Seventy-three-year-old Valerie Barnes now fears going out after she discovered the thief in the early hours of the morning.

He escaped with several pieces of jewellery worth thousands of pounds, including sentimental keepsakes previously owned by her late husband and mother.

Valerie told how the burglar, wearing a dark hoodie pulled up over his forehead, must have got in through a balcony door to her flat in The Dell, Southampton.

“I woke up hearing some rattling by my dressing tables and I thought what’s that noise and I said ‘who’s that?’,” she said.

“He said ‘it’s me’.

“I started to get up and I said ‘who’s me’ – then I saw this man with a hoodie on and as I was getting out of bed he ran off.

“I just didn’t know what was happening, I thought I was dreaming.”

Soon after, Valerie, who lives with her disabled 50-year-old daughter Paula Butterson, found all her jewellery including her bangles and watch missing.

In the lounge she realised porcelain figurines had been snatched along with a rare collection of English old money coins.

Valuables included two gold pendants with tiny watch faces in them that belonged to her mother and three bangles, which she had had made from her mother’s jewellery.

Valerie’s diamond wedding ring and eternity rings, from her late husband of 40 years Terry, which she had combined into one piece, was also taken.
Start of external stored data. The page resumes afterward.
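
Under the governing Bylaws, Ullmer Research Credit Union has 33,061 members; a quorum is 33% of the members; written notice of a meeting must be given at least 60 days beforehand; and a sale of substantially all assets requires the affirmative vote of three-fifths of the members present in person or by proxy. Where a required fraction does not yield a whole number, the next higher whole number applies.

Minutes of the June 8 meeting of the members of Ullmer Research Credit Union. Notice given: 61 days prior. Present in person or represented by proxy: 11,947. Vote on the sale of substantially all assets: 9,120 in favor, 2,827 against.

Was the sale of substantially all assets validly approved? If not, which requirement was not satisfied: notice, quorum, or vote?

Notice: 61 days given; 60 required. Satisfied.
Quorum: 33% of 33,061 = 10,910.13, rounded up to 10,911; 11,947 present. Satisfied.
Vote: requires three-fifths of those present (11,947); 3/5 of 11947 = 7168.20, rounded up to 7169, so 7,169 needed; 9,120 in favor. Satisfied.

Valid — all requirements satisfied.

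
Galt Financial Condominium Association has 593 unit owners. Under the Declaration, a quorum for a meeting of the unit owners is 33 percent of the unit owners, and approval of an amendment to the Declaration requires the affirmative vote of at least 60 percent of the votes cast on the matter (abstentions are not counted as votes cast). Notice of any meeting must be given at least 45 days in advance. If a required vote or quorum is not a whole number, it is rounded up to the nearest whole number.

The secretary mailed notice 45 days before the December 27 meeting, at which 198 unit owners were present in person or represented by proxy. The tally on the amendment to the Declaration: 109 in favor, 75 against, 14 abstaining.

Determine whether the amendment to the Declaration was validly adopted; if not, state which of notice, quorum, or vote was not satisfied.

Invalid — vote requirement not satisfied.

Notice: 45 days given; 45 required. Satisfied.
Quorum: 33% of 593 = 195.69, rounded up to 196; 198 present. Satisfied.
Vote: requires three-fifths of the votes cast (198 − 14 abstaining = 184); 3/5 of 184 = 110.40, rounded up to 111, so 111 needed; 109 in favor. Not satisfied.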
“I feel disgusted that someone would do this to an old lady,” said the great grandmother-of-one, of Wallace Court.

“They will mean nothing to him or anybody else that gets them but they meant something to me.

“My husband died 10 years ago – everything he bought me has gone, my mothers stuff has gone.

“Everything’s gone.”

She also told how she has been struggling with anxieties when out and about since.
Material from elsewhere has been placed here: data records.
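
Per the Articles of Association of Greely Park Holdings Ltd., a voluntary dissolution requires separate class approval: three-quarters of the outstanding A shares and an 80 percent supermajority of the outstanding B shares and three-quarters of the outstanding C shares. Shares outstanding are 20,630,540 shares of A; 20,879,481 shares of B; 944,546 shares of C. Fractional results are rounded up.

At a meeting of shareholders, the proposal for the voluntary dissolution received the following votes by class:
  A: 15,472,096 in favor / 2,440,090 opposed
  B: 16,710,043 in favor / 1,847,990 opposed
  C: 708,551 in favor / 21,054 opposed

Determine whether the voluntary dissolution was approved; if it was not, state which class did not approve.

Not approved — the A shares did not give the required vote.

A: 3/4 of 20630540 = 15472905; 15,472,905 required, 15,472,096 in favor — not approved.
B: 4/5 of 20879481 = 16703584.80, rounded up to 16703585; 16,703,585 required, 16,710,043 in favor — approved.
C: 3/4 of 944546 = 708409.50, rounded up to 708410; 708,410 required, 708,551 in favor — approved.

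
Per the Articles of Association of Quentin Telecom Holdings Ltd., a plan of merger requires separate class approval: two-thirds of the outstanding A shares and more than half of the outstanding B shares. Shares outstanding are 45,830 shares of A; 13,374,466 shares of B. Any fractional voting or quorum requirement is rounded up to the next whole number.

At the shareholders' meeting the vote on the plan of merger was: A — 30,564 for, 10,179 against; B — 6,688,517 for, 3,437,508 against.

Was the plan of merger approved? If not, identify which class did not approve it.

A: 2/3 of 45830 = 30553.33, rounded up to 30554; 30,554 required, 30,564 in favor — approved.
B: a majority of 13374466 is 6687234; 6,687,234 required, 6,688,517 in favor — approved.

Approved — every class gave the required vote.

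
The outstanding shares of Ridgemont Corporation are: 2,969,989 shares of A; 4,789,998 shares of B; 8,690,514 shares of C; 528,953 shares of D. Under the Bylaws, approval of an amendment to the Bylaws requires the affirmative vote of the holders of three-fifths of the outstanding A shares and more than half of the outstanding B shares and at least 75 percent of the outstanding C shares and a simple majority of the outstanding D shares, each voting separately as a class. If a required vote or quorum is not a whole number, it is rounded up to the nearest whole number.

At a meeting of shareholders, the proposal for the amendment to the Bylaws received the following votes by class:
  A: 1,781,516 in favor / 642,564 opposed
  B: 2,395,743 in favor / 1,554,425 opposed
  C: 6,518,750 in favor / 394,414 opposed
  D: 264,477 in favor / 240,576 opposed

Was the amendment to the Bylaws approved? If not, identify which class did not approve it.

Not approved — the A shares did not give the required vote.

A: 3/5 of 2969989 = 1781993.40, rounded up to 1781994; 1,781,994 required, 1,781,516 in favor — not approved.
B: a majority of 4789998 is 2395000; 2,395,000 required, 2,395,743 in favor — approved.
C: 3/4 of 8690514 = 6517885.50, rounded up to 6517886; 6,517,886 required, 6,518,750 in favor — approved.
D: a majority of 528953 is 264477; 264,477 required, 264,477 in favor — approved.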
“The trauma of it’s been terrible,” she said.

“Every time I turn around there’s somebody in a black hoodie – I just wanted to stop and go home.”

She told how this had happened five months after arriving in the UK permanently, having been burgled only once in South Africa in 37 years.

“It’s ironic given that crime is quite high over there,” she added.

Police warned residents to be vigilant and to make sure their homes are secure following the incident at 4.45am on Thursday.

They appealed for anyone who saw or heard anything suspicious around the time to call them on 101.